CARNET BULGARE

L’arrivée dans les nouveaux quartiers de Nessebar est peu plaisante, encore des immeubles énormes, des panneaux publicitaires. Le GPS nous guide dans une urbanisation balnéaire horrible avant de parvenir à la vieille ville de Nessebar sur sa petite île reliée à la terre par une digue. Au poste de contrôle (entrée d’un grand parking), je brandis le voucher de l’hôtel qui sert de laisser-passer. Balkania a bien fait les choses. Une place de parking est réservée à l’hôtel.
L’Hôtel Royal Palace est un vrai 3 étoiles, climatisé, une réceptionniste stylée et gentille, tout le confort. Le balcon donne sur une courette. Entre les maisons, on devine la mer. Le plus insolite et charmant se trouve dans le couloir : des arches de briques et pierres, construction byzantine incluse dans le bâtiment moderne. Les serviettes sont moelleuses et immenses, à ces détails on reconnaît le vrai trois étoiles ! La carte du restaurant s’avère décevante : des plats internationaux et sans intérêt, rien de ce qui fait notre ordinaire en Bulgarie, ni poivrons farcis, ni aubergines, ni soupes au tripes ou aux haricots, à la place des consommés de poulet ou de la soupe à la tomate !
La télévision donne toute satisfaction : sorties vidéo pour nos câbles, Euronews et CNN pour les nouvelles du Monde. Elles ne sont pas réjouissantes : à Bourgas, non loin d’ici, un car de touristes israéliens qui arrivait de l’aéroport a été victime d’un attentat.
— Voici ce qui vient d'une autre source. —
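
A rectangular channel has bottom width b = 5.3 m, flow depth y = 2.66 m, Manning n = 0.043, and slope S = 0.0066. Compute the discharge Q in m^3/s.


For a rectangular channel, the cross-sectional area A = b * y = 5.3 * 2.66 = 14.1 m^2.
The wetted perimeter P = b + 2y = 5.3 + 2*2.66 = 10.62 m.
Hydraulic radius R = A/P = 14.1/10.62 = 1.3275 m.
Velocity V = (1/n)*R^(2/3)*S^(1/2) = (1/0.043)*1.3275^(2/3)*0.0066^(1/2) = 2.2821 m/s.
Discharge Q = A * V = 14.1 * 2.2821 = 32.172 m^3/s.

32.172


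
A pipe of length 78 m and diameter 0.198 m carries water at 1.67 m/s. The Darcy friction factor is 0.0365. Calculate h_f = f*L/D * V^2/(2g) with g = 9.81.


Darcy-Weisbach equation: h_f = f * (L/D) * V^2/(2g).
f * L/D = 0.0365 * 78/0.198 = 14.3788.
V^2/(2g) = 1.67^2 / (2*9.81) = 2.7889 / 19.62 = 0.1421 m.
h_f = 14.3788 * 0.1421 = 2.044 m.

2.044


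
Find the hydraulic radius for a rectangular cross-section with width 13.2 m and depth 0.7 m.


For a rectangular section:
Flow area A = b * y = 13.2 * 0.7 = 9.24 m^2.
Wetted perimeter P = b + 2y = 13.2 + 2*0.7 = 14.6 m.
Hydraulic radius R = A/P = 9.24 / 14.6 = 0.6329 m.

0.6329


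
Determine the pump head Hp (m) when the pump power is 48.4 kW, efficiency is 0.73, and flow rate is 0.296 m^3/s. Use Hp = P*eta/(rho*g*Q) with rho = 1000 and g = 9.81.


Pump head formula: Hp = P * eta / (rho * g * Q).
Numerator: P * eta = 48.4 * 1000 * 0.73 = 35332.0 W.
Denominator: rho * g * Q = 1000 * 9.81 * 0.296 = 2903.76.
Hp = 35332.0 / 2903.76 = 12.17 m.

12.17


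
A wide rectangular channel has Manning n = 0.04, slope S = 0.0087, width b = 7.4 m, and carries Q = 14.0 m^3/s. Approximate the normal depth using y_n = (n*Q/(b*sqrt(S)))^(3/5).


We use the wide-channel approximation y_n = (n*Q/(b*sqrt(S)))^(3/5).
sqrt(S) = sqrt(0.0087) = 0.093274.
Numerator: n*Q = 0.04 * 14.0 = 0.56.
Denominator: b*sqrt(S) = 7.4 * 0.093274 = 0.690228.
arg = 0.8113.
y_n = 0.8113^(3/5) = 0.8821 m.

0.8821


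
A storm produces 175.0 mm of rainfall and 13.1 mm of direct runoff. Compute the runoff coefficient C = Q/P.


The runoff coefficient C = runoff depth / rainfall depth.
C = 13.1 / 175.0
  = 0.0749.

0.0749


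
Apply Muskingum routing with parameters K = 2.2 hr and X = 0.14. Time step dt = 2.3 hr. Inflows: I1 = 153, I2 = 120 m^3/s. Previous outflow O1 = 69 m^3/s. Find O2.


Muskingum coefficients:
denom = 2*K*(1-X) + dt = 2*2.2*(1-0.14) + 2.3 = 6.084.
C0 = (dt - 2*K*X)/denom = (2.3 - 2*2.2*0.14)/6.084 = 0.2768.
C1 = (dt + 2*K*X)/denom = (2.3 + 2*2.2*0.14)/6.084 = 0.4793.
C2 = (2*K*(1-X) - dt)/denom = 0.2439.
O2 = C0*I2 + C1*I1 + C2*O1
   = 0.2768*120 + 0.4793*153 + 0.2439*69
   = 123.38 m^3/s.

123.38


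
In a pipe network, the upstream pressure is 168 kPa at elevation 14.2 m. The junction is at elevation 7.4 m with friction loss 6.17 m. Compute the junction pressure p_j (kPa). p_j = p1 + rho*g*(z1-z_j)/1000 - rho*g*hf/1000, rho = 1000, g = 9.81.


Junction pressure: p_j = p1 + rho*g*(z1 - z_j)/1000 - rho*g*hf/1000.
Elevation term = 1000*9.81*(14.2 - 7.4)/1000 = 66.708 kPa.
Friction term = 1000*9.81*6.17/1000 = 60.528 kPa.
p_j = 168 + 66.708 - 60.528 = 174.18 kPa.

174.18


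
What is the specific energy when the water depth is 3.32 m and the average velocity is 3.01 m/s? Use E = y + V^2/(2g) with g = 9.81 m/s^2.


Specific energy E = y + V^2/(2g).
Velocity head = V^2/(2g) = 3.01^2 / (2*9.81) = 9.0601 / 19.62 = 0.4618 m.
E = 3.32 + 0.4618 = 3.7818 m.

3.7818


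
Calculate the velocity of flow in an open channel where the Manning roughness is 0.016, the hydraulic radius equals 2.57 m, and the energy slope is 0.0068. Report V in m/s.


Manning's equation gives V = (1/n) * R^(2/3) * S^(1/2).
First, compute R^(2/3) = 2.57^(2/3) = 1.8762.
Next, S^(1/2) = 0.0068^(1/2) = 0.082462.
Then 1/n = 1/0.016 = 62.5.
V = 62.5 * 1.8762 * 0.082462 = 9.6699 m/s.

9.6699


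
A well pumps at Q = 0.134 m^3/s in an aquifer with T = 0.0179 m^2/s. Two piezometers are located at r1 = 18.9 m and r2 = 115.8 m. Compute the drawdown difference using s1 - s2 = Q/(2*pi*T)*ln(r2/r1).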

Le tour de l’île se fait en une petite heure. Le parking nord assez étendu sépare la ville des quais. Le charme vient de la mer. Les immeubles de la station balnéaire qui tapissent le golfe ne sont pas si déplaisants, vus de très loin. Les collines sont boisées. Vers la pointe, une petite plage invite à la baignade tranquille. Comme un éperon, sur pilotis un restaurant s’enfonce dans la mer, restaurant de poisson qui arbore un drapeau grec à côté du drapeau bulgare et de celui étoilé de l’Europe. La côte sud est bordée par une route en corniche. Des restaurants ont construit des terrasses suspendues au dessus de l’eau. C’est tranquille, classe, et sûrement cher. On y propose crevettes, gambas, fritures et moules mais les prix ne sont pas affichés, mauvais signe !Une autre plage avec des parasols se trouve au pied d’une horrible boîte géante : boîte de nuit ? club de plongée ? ou terminal des ferries ? je n’ai pas bien compris, à fuir. Plus loin le quai d’où partent les ferries et des bateaux de grande taille. Un trois mâts qui croisait dans la baie déverse un flot de touristes attendus par des autobus. C’est sans doute, à son bord, qu’on admire le coucher de soleil avec une flûte de champagne (publicité trouvée dans la chambre de l’hôtel).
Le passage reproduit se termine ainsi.